Just 35 percent of India’s adults have bank accounts, a rate the central bank calls “pathetic.”
Ghosh aims to open nearly 700 bank branches in 22 states and start with at least 10 million savings accounts.
Under the license conditions, one in four branches must be in towns with fewer than 10,000 people. However, Ghosh plans to go further, setting up 80 percent of his branches in rural areas, although there will also be “signature” branches in cities to raise Bandhan’s profile.
The 53-year-old has come a long way from working in his father’s candy store. Money was scarce at home when Ghosh was growing up, but he earned a master’s degree in statistics. He then worked for non-governmental organizations, where he saw close-up exploitation of the poor by moneylenders who charge up to 200 percent a year for loans.
Dismayed by the predatory loan sharks, he created a small lending outfit with 200,000 rupees (US$3,300) in capital and two employees in 2001. At first, he borrowed from friends to have funds to lend. However, he finally got his big break when the state-run Small Industries Development Bank of India put up capital — allowing him to expand his loan portfolio.
Bandhan slowly became India’s largest microfinancier, focusing on the northeast and then expanding across the country.
“I’m not an economist, I’m not a banker — I learn from my customers,” he said.
Ghosh recruited poor people to run his branches, declaring only they “understood poverty” and could identify the needy.
As Bandhan becomes a bank, Ghosh said some staff will need training to deal with more sophisticated financial products. Just three-fifths of his employees reached the final grade in school.
“Having a degree has never been the most important qualification for a job with us,” Ghosh said.

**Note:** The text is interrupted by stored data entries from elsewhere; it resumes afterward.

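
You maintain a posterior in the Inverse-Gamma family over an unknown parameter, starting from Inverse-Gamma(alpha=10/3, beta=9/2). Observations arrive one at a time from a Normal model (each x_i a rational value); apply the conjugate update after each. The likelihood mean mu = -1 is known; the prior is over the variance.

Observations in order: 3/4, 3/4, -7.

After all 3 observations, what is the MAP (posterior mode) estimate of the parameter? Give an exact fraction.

obs 1: x=3/4 → posterior Inverse-Gamma(23/6, 193/32)
obs 2: x=3/4 → posterior Inverse-Gamma(13/3, 121/16)
obs 3: x=-7 → posterior Inverse-Gamma(29/6, 409/16)

1227/280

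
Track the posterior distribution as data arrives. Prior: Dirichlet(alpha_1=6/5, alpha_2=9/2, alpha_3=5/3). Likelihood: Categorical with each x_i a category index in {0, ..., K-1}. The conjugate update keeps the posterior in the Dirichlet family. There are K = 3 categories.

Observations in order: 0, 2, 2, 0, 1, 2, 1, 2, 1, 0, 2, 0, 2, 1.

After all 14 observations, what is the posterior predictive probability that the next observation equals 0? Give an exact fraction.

obs 1: x=0 → posterior Dirichlet(11/5, 9/2, 5/3)
obs 2: x=2 → posterior Dirichlet(11/5, 9/2, 8/3)
obs 3: x=2 → posterior Dirichlet(11/5, 9/2, 11/3)
obs 4: x=0 → posterior Dirichlet(16/5, 9/2, 11/3)
obs 5: x=1 → posterior Dirichlet(16/5, 11/2, 11/3)
obs 6: x=2 → posterior Dirichlet(16/5, 11/2, 14/3)
obs 7: x=1 → posterior Dirichlet(16/5, 13/2, 14/3)
obs 8: x=2 → posterior Dirichlet(16/5, 13/2, 17/3)
obs 9: x=1 → posterior Dirichlet(16/5, 15/2, 17/3)
obs 10: x=0 → posterior Dirichlet(21/5, 15/2, 17/3)
obs 11: x=2 → posterior Dirichlet(21/5, 15/2, 20/3)
obs 12: x=0 → posterior Dirichlet(26/5, 15/2, 20/3)
obs 13: x=2 → posterior Dirichlet(26/5, 15/2, 23/3)
obs 14: x=1 → posterior Dirichlet(26/5, 17/2, 23/3)

156/641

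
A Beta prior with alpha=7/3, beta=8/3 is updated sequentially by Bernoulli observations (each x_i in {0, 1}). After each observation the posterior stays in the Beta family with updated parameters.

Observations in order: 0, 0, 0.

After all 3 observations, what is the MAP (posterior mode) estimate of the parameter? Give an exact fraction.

2/9

obs 1: x=0 → posterior Beta(7/3, 11/3)
obs 2: x=0 → posterior Beta(7/3, 14/3)
obs 3: x=0 → posterior Beta(7/3, 17/3)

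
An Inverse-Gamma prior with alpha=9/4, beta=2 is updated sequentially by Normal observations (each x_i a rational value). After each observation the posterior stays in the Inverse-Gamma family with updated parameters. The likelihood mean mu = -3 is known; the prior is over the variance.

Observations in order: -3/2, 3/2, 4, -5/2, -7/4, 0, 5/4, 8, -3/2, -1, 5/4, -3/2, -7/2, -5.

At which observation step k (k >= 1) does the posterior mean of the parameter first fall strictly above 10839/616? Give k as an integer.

k = 8

obs 1: x=-3/2 → posterior Inverse-Gamma(11/4, 25/8)
obs 2: x=3/2 → posterior Inverse-Gamma(13/4, 53/4)
obs 3: x=4 → posterior Inverse-Gamma(15/4, 151/4)
obs 4: x=-5/2 → posterior Inverse-Gamma(17/4, 303/8)
obs 5: x=-7/4 → posterior Inverse-Gamma(19/4, 1237/32)
obs 6: x=0 → posterior Inverse-Gamma(21/4, 1381/32)
obs 7: x=5/4 → posterior Inverse-Gamma(23/4, 835/16)
obs 8: x=8 → posterior Inverse-Gamma(25/4, 1803/16)
obs 9: x=-3/2 → posterior Inverse-Gamma(27/4, 1821/16)
obs 10: x=-1 → posterior Inverse-Gamma(29/4, 1853/16)
obs 11: x=5/4 → posterior Inverse-Gamma(31/4, 3995/32)
obs 12: x=-3/2 → posterior Inverse-Gamma(33/4, 4031/32)
obs 13: x=-7/2 → posterior Inverse-Gamma(35/4, 4035/32)
obs 14: x=-5 → posterior Inverse-Gamma(37/4, 4099/32)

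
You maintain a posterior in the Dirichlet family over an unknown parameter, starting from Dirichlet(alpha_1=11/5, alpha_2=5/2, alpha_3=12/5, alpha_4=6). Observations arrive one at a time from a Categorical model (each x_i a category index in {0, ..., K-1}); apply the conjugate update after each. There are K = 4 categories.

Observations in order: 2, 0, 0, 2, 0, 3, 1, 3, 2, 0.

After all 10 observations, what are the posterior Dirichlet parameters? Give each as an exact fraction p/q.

obs 1: x=2 → posterior Dirichlet(11/5, 5/2, 17/5, 6)
obs 2: x=0 → posterior Dirichlet(16/5, 5/2, 17/5, 6)
obs 3: x=0 → posterior Dirichlet(21/5, 5/2, 17/5, 6)
obs 4: x=2 → posterior Dirichlet(21/5, 5/2, 22/5, 6)
obs 5: x=0 → posterior Dirichlet(26/5, 5/2, 22/5, 6)
obs 6: x=3 → posterior Dirichlet(26/5, 5/2, 22/5, 7)
obs 7: x=1 → posterior Dirichlet(26/5, 7/2, 22/5, 7)
obs 8: x=3 → posterior Dirichlet(26/5, 7/2, 22/5, 8)
obs 9: x=2 → posterior Dirichlet(26/5, 7/2, 27/5, 8)
obs 10: x=0 → posterior Dirichlet(31/5, 7/2, 27/5, 8)

alpha_1=31/5, alpha_2=7/2, alpha_3=27/5, alpha_4=8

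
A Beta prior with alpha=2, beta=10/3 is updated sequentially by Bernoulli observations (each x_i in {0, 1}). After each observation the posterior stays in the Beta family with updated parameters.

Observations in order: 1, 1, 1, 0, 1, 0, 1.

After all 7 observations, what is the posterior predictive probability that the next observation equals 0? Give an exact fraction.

obs 1: x=1 → posterior Beta(3, 10/3)
obs 2: x=1 → posterior Beta(4, 10/3)
obs 3: x=1 → posterior Beta(5, 10/3)
obs 4: x=0 → posterior Beta(5, 13/3)
obs 5: x=1 → posterior Beta(6, 13/3)
obs 6: x=0 → posterior Beta(6, 16/3)
obs 7: x=1 → posterior Beta(7, 16/3)

16/37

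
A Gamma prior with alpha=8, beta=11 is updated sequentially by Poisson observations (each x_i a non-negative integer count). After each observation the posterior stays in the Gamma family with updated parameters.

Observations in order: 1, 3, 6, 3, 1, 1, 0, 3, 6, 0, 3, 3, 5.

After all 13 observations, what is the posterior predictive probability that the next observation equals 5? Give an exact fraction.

342682149994837318537381861099935090788726162469746439435621236736/12621774483536188886587657044524579674771302961744368076324462890625

obs 1: x=1 → posterior Gamma(9, 12)
obs 2: x=3 → posterior Gamma(12, 13)
obs 3: x=6 → posterior Gamma(18, 14)
obs 4: x=3 → posterior Gamma(21, 15)
obs 5: x=1 → posterior Gamma(22, 16)
obs 6: x=1 → posterior Gamma(23, 17)
obs 7: x=0 → posterior Gamma(23, 18)
obs 8: x=3 → posterior Gamma(26, 19)
obs 9: x=6 → posterior Gamma(32, 20)
obs 10: x=0 → posterior Gamma(32, 21)
obs 11: x=3 → posterior Gamma(35, 22)
obs 12: x=3 → posterior Gamma(38, 23)
obs 13: x=5 → posterior Gamma(43, 24)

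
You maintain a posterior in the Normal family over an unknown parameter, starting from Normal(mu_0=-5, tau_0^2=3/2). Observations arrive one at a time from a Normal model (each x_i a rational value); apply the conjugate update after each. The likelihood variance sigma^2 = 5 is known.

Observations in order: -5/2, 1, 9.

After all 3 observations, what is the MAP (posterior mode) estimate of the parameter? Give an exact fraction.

-55/38

obs 1: x=-5/2 → posterior Normal(-115/26, 15/13)
obs 2: x=1 → posterior Normal(-109/32, 15/16)
obs 3: x=9 → posterior Normal(-55/38, 15/19)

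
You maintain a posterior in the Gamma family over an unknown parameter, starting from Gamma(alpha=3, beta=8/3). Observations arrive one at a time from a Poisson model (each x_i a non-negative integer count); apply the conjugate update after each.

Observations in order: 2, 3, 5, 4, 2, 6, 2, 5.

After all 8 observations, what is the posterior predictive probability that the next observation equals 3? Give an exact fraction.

obs 1: x=2 → posterior Gamma(5, 11/3)
obs 2: x=3 → posterior Gamma(8, 14/3)
obs 3: x=5 → posterior Gamma(13, 17/3)
obs 4: x=4 → posterior Gamma(17, 20/3)
obs 5: x=2 → posterior Gamma(19, 23/3)
obs 6: x=6 → posterior Gamma(25, 26/3)
obs 7: x=2 → posterior Gamma(27, 29/3)
obs 8: x=5 → posterior Gamma(32, 32/3)

236131896540279322688332951052304414919769709103546368/1102507499354148695951786433413508348166942596435546875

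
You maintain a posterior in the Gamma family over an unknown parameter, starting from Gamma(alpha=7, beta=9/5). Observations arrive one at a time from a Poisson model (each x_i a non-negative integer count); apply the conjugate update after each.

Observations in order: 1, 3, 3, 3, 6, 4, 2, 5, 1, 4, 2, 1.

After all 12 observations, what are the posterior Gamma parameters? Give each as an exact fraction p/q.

alpha=42, beta=69/5

obs 1: x=1 → posterior Gamma(8, 14/5)
obs 2: x=3 → posterior Gamma(11, 19/5)
obs 3: x=3 → posterior Gamma(14, 24/5)
obs 4: x=3 → posterior Gamma(17, 29/5)
obs 5: x=6 → posterior Gamma(23, 34/5)
obs 6: x=4 → posterior Gamma(27, 39/5)
obs 7: x=2 → posterior Gamma(29, 44/5)
obs 8: x=5 → posterior Gamma(34, 49/5)
obs 9: x=1 → posterior Gamma(35, 54/5)
obs 10: x=4 → posterior Gamma(39, 59/5)
obs 11: x=2 → posterior Gamma(41, 64/5)
obs 12: x=1 → posterior Gamma(42, 69/5)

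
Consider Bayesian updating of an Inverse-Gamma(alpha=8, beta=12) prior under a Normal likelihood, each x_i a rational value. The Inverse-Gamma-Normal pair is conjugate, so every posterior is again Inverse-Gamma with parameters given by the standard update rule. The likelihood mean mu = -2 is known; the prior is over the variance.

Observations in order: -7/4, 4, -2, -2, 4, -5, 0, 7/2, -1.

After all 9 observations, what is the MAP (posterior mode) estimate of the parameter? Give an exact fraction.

2245/432

obs 1: x=-7/4 → posterior Inverse-Gamma(17/2, 385/32)
obs 2: x=4 → posterior Inverse-Gamma(9, 961/32)
obs 3: x=-2 → posterior Inverse-Gamma(19/2, 961/32)
obs 4: x=-2 → posterior Inverse-Gamma(10, 961/32)
obs 5: x=4 → posterior Inverse-Gamma(21/2, 1537/32)
obs 6: x=-5 → posterior Inverse-Gamma(11, 1681/32)
obs 7: x=0 → posterior Inverse-Gamma(23/2, 1745/32)
obs 8: x=7/2 → posterior Inverse-Gamma(12, 2229/32)
obs 9: x=-1 → posterior Inverse-Gamma(25/2, 2245/32)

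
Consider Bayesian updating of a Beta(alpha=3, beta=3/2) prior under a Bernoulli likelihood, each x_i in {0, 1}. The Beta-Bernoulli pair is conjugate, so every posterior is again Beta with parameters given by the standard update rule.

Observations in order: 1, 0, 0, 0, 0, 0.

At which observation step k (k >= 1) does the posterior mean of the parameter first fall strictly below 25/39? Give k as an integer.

obs 1: x=1 → posterior Beta(4, 3/2)
obs 2: x=0 → posterior Beta(4, 5/2)
obs 3: x=0 → posterior Beta(4, 7/2)
obs 4: x=0 → posterior Beta(4, 9/2)
obs 5: x=0 → posterior Beta(4, 11/2)
obs 6: x=0 → posterior Beta(4, 13/2)

k = 2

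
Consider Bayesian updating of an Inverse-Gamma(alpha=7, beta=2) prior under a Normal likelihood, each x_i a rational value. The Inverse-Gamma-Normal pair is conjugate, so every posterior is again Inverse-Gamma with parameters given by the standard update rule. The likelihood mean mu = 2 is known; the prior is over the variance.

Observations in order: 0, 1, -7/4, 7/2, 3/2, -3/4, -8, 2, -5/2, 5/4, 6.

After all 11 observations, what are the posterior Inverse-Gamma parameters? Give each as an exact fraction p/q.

alpha=25/2, beta=2719/32

obs 1: x=0 → posterior Inverse-Gamma(15/2, 4)
obs 2: x=1 → posterior Inverse-Gamma(8, 9/2)
obs 3: x=-7/4 → posterior Inverse-Gamma(17/2, 369/32)
obs 4: x=7/2 → posterior Inverse-Gamma(9, 405/32)
obs 5: x=3/2 → posterior Inverse-Gamma(19/2, 409/32)
obs 6: x=-3/4 → posterior Inverse-Gamma(10, 265/16)
obs 7: x=-8 → posterior Inverse-Gamma(21/2, 1065/16)
obs 8: x=2 → posterior Inverse-Gamma(11, 1065/16)
obs 9: x=-5/2 → posterior Inverse-Gamma(23/2, 1227/16)
obs 10: x=5/4 → posterior Inverse-Gamma(12, 2463/32)
obs 11: x=6 → posterior Inverse-Gamma(25/2, 2719/32)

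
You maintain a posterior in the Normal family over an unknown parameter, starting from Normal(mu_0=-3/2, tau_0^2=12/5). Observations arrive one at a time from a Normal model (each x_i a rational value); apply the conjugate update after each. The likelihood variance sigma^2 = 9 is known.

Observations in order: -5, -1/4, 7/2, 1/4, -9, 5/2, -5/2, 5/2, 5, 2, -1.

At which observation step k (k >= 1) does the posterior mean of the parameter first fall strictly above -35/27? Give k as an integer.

obs 1: x=-5 → posterior Normal(-85/38, 36/19)
obs 2: x=-1/4 → posterior Normal(-87/46, 36/23)
obs 3: x=7/2 → posterior Normal(-59/54, 4/3)
obs 4: x=1/4 → posterior Normal(-57/62, 36/31)
obs 5: x=-9 → posterior Normal(-129/70, 36/35)
obs 6: x=5/2 → posterior Normal(-109/78, 12/13)
obs 7: x=-5/2 → posterior Normal(-3/2, 36/43)
obs 8: x=5/2 → posterior Normal(-109/94, 36/47)
obs 9: x=5 → posterior Normal(-23/34, 12/17)
obs 10: x=2 → posterior Normal(-53/110, 36/55)
obs 11: x=-1 → posterior Normal(-61/118, 36/59)

k = 3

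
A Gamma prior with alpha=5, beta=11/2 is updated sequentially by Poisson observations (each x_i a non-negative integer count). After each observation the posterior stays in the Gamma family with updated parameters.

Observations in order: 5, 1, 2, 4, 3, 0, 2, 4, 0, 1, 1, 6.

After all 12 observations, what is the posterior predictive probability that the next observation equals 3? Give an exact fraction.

1799292238945970671793315459330845624208450317382812500000/10555134955777783414078330085995832946127396083370199442517

obs 1: x=5 → posterior Gamma(10, 13/2)
obs 2: x=1 → posterior Gamma(11, 15/2)
obs 3: x=2 → posterior Gamma(13, 17/2)
obs 4: x=4 → posterior Gamma(17, 19/2)
obs 5: x=3 → posterior Gamma(20, 21/2)
obs 6: x=0 → posterior Gamma(20, 23/2)
obs 7: x=2 → posterior Gamma(22, 25/2)
obs 8: x=4 → posterior Gamma(26, 27/2)
obs 9: x=0 → posterior Gamma(26, 29/2)
obs 10: x=1 → posterior Gamma(27, 31/2)
obs 11: x=1 → posterior Gamma(28, 33/2)
obs 12: x=6 → posterior Gamma(34, 35/2)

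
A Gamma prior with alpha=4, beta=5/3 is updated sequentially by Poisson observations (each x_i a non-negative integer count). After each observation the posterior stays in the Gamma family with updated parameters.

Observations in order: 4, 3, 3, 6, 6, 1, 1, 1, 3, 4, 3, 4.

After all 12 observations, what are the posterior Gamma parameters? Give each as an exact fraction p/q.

alpha=43, beta=41/3

obs 1: x=4 → posterior Gamma(8, 8/3)
obs 2: x=3 → posterior Gamma(11, 11/3)
obs 3: x=3 → posterior Gamma(14, 14/3)
obs 4: x=6 → posterior Gamma(20, 17/3)
obs 5: x=6 → posterior Gamma(26, 20/3)
obs 6: x=1 → posterior Gamma(27, 23/3)
obs 7: x=1 → posterior Gamma(28, 26/3)
obs 8: x=1 → posterior Gamma(29, 29/3)
obs 9: x=3 → posterior Gamma(32, 32/3)
obs 10: x=4 → posterior Gamma(36, 35/3)
obs 11: x=3 → posterior Gamma(39, 38/3)
obs 12: x=4 → posterior Gamma(43, 41/3)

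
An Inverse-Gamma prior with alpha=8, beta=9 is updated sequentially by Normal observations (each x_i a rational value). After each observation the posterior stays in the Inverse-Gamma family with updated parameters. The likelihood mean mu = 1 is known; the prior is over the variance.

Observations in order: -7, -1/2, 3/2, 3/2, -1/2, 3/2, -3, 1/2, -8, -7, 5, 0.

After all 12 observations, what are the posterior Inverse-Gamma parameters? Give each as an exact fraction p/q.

alpha=14, beta=531/4

obs 1: x=-7 → posterior Inverse-Gamma(17/2, 41)
obs 2: x=-1/2 → posterior Inverse-Gamma(9, 337/8)
obs 3: x=3/2 → posterior Inverse-Gamma(19/2, 169/4)
obs 4: x=3/2 → posterior Inverse-Gamma(10, 339/8)
obs 5: x=-1/2 → posterior Inverse-Gamma(21/2, 87/2)
obs 6: x=3/2 → posterior Inverse-Gamma(11, 349/8)
obs 7: x=-3 → posterior Inverse-Gamma(23/2, 413/8)
obs 8: x=1/2 → posterior Inverse-Gamma(12, 207/4)
obs 9: x=-8 → posterior Inverse-Gamma(25/2, 369/4)
obs 10: x=-7 → posterior Inverse-Gamma(13, 497/4)
obs 11: x=5 → posterior Inverse-Gamma(27/2, 529/4)
obs 12: x=0 → posterior Inverse-Gamma(14, 531/4)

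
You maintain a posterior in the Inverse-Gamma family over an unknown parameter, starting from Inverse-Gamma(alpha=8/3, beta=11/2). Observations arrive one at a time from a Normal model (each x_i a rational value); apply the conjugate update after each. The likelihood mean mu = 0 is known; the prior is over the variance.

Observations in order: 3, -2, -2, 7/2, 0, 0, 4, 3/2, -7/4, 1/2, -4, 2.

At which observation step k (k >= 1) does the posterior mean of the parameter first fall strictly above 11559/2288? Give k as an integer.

obs 1: x=3 → posterior Inverse-Gamma(19/6, 10)
obs 2: x=-2 → posterior Inverse-Gamma(11/3, 12)
obs 3: x=-2 → posterior Inverse-Gamma(25/6, 14)
obs 4: x=7/2 → posterior Inverse-Gamma(14/3, 161/8)
obs 5: x=0 → posterior Inverse-Gamma(31/6, 161/8)
obs 6: x=0 → posterior Inverse-Gamma(17/3, 161/8)
obs 7: x=4 → posterior Inverse-Gamma(37/6, 225/8)
obs 8: x=3/2 → posterior Inverse-Gamma(20/3, 117/4)
obs 9: x=-7/4 → posterior Inverse-Gamma(43/6, 985/32)
obs 10: x=1/2 → posterior Inverse-Gamma(23/3, 989/32)
obs 11: x=-4 → posterior Inverse-Gamma(49/6, 1245/32)
obs 12: x=2 → posterior Inverse-Gamma(26/3, 1309/32)

k = 4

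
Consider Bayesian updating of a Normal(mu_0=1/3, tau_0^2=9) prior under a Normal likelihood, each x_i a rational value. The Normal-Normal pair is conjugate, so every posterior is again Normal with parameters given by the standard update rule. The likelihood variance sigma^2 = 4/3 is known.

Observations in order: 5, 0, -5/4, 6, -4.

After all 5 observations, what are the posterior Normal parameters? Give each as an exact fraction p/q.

mu_0=1879/1668, tau_0^2=36/139

obs 1: x=5 → posterior Normal(409/93, 36/31)
obs 2: x=0 → posterior Normal(409/174, 18/29)
obs 3: x=-5/4 → posterior Normal(1231/1020, 36/85)
obs 4: x=6 → posterior Normal(3175/1344, 9/28)
obs 5: x=-4 → posterior Normal(1879/1668, 36/139)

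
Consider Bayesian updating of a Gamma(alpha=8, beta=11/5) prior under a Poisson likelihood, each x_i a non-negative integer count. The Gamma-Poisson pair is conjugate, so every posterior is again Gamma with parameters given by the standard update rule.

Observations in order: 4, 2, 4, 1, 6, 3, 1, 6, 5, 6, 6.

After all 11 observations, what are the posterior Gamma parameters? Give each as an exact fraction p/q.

alpha=52, beta=66/5

obs 1: x=4 → posterior Gamma(12, 16/5)
obs 2: x=2 → posterior Gamma(14, 21/5)
obs 3: x=4 → posterior Gamma(18, 26/5)
obs 4: x=1 → posterior Gamma(19, 31/5)
obs 5: x=6 → posterior Gamma(25, 36/5)
obs 6: x=3 → posterior Gamma(28, 41/5)
obs 7: x=1 → posterior Gamma(29, 46/5)
obs 8: x=6 → posterior Gamma(35, 51/5)
obs 9: x=5 → posterior Gamma(40, 56/5)
obs 10: x=6 → posterior Gamma(46, 61/5)
obs 11: x=6 → posterior Gamma(52, 66/5)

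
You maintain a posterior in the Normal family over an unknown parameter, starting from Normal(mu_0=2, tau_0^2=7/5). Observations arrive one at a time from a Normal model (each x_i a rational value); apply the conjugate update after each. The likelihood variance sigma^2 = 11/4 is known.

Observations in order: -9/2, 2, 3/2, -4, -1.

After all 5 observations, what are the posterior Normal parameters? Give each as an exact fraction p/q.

obs 1: x=-9/2 → posterior Normal(-16/83, 77/83)
obs 2: x=2 → posterior Normal(40/111, 77/111)
obs 3: x=3/2 → posterior Normal(82/139, 77/139)
obs 4: x=-4 → posterior Normal(-30/167, 77/167)
obs 5: x=-1 → posterior Normal(-58/195, 77/195)

mu_0=-58/195, tau_0^2=77/195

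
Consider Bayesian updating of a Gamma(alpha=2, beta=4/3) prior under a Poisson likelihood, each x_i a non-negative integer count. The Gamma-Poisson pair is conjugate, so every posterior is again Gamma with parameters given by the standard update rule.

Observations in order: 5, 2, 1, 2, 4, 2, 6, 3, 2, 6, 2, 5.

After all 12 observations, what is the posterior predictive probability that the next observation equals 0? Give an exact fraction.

obs 1: x=5 → posterior Gamma(7, 7/3)
obs 2: x=2 → posterior Gamma(9, 10/3)
obs 3: x=1 → posterior Gamma(10, 13/3)
obs 4: x=2 → posterior Gamma(12, 16/3)
obs 5: x=4 → posterior Gamma(16, 19/3)
obs 6: x=2 → posterior Gamma(18, 22/3)
obs 7: x=6 → posterior Gamma(24, 25/3)
obs 8: x=3 → posterior Gamma(27, 28/3)
obs 9: x=2 → posterior Gamma(29, 31/3)
obs 10: x=6 → posterior Gamma(35, 34/3)
obs 11: x=2 → posterior Gamma(37, 37/3)
obs 12: x=5 → posterior Gamma(42, 40/3)

19342813113834066795298816000000000000000000000000000000000000000000/403343566675122500462878634623535631588559593930513766350645748813849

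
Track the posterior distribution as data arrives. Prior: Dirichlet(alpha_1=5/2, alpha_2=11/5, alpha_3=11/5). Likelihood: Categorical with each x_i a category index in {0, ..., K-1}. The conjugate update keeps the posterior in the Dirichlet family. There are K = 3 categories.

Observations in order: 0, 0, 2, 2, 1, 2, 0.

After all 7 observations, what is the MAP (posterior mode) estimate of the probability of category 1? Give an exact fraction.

obs 1: x=0 → posterior Dirichlet(7/2, 11/5, 11/5)
obs 2: x=0 → posterior Dirichlet(9/2, 11/5, 11/5)
obs 3: x=2 → posterior Dirichlet(9/2, 11/5, 16/5)
obs 4: x=2 → posterior Dirichlet(9/2, 11/5, 21/5)
obs 5: x=1 → posterior Dirichlet(9/2, 16/5, 21/5)
obs 6: x=2 → posterior Dirichlet(9/2, 16/5, 26/5)
obs 7: x=0 → posterior Dirichlet(11/2, 16/5, 26/5)

22/109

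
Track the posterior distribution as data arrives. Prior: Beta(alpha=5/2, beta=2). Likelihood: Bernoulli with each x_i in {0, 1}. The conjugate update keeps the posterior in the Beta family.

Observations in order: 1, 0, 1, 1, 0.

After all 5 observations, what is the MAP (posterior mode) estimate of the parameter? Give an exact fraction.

3/5

obs 1: x=1 → posterior Beta(7/2, 2)
obs 2: x=0 → posterior Beta(7/2, 3)
obs 3: x=1 → posterior Beta(9/2, 3)
obs 4: x=1 → posterior Beta(11/2, 3)
obs 5: x=0 → posterior Beta(11/2, 4)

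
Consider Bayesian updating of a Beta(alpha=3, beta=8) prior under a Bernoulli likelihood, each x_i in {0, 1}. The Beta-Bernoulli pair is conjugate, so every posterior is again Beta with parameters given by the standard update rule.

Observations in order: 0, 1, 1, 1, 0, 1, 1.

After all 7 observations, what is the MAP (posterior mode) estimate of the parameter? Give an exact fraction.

obs 1: x=0 → posterior Beta(3, 9)
obs 2: x=1 → posterior Beta(4, 9)
obs 3: x=1 → posterior Beta(5, 9)
obs 4: x=1 → posterior Beta(6, 9)
obs 5: x=0 → posterior Beta(6, 10)
obs 6: x=1 → posterior Beta(7, 10)
obs 7: x=1 → posterior Beta(8, 10)

7/16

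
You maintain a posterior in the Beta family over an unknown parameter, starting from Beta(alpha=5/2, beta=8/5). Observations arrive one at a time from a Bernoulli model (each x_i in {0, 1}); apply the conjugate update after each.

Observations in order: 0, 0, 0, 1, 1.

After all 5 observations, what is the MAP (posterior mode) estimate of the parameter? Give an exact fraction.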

The beauty of becoming a bank means cheaper lending rates. Now, as a microfinancier, Bandhan must borrow from other financial institutions to make loans, which means its interest rates are as high as 22 percent annually. However, as a bank, Bandhan will have its own resources from depositors.
It is a “virtuous circle and means we’ll be able to lend at rates in the lower teens,” Ghosh said.
Ghosh will attempt to use Bandhan’s 5.2 million borrowers to build his savings account base. He already has a 57 billion-rupee loan portfolio and a staff of 12,961 working in his more than 2,100 microfinance branches.
“If we get two family members from our client base opening accounts, we’ll automatically have 10 million accounts,” said Ghosh, who promises the bank will “listen to people to meet people’s needs.”
However, Bandhan’s bank license is key for another reason — it signals redemption for India’s microfinance sector. Two years ago, alleged strong-arm debt recovery tactics by the then-biggest microfinancier, SKS, drove some farmers to suicide and brought the sector to the brink of collapse.
Microlenders have since been forced to significantly drop their lending rates thanks to strict new guidelines. The risk for Bandhan as it expands is that most of its borrowers are unsecured — they have no assets to pledge against their debt.
However, Bandhan already enjoys a top credit grading and a near zero default rate because under its current system an entire local community pledges to keep watch over one of its members who is borrowing.
Bandhan becoming a bank is “a huge achievement” for the industry, “which was thought to be in terminal decline,” said Alok Prasad, head of the Microfinance Institutions Network.
“Now [it] has steered its way out of troubled waters,” he said.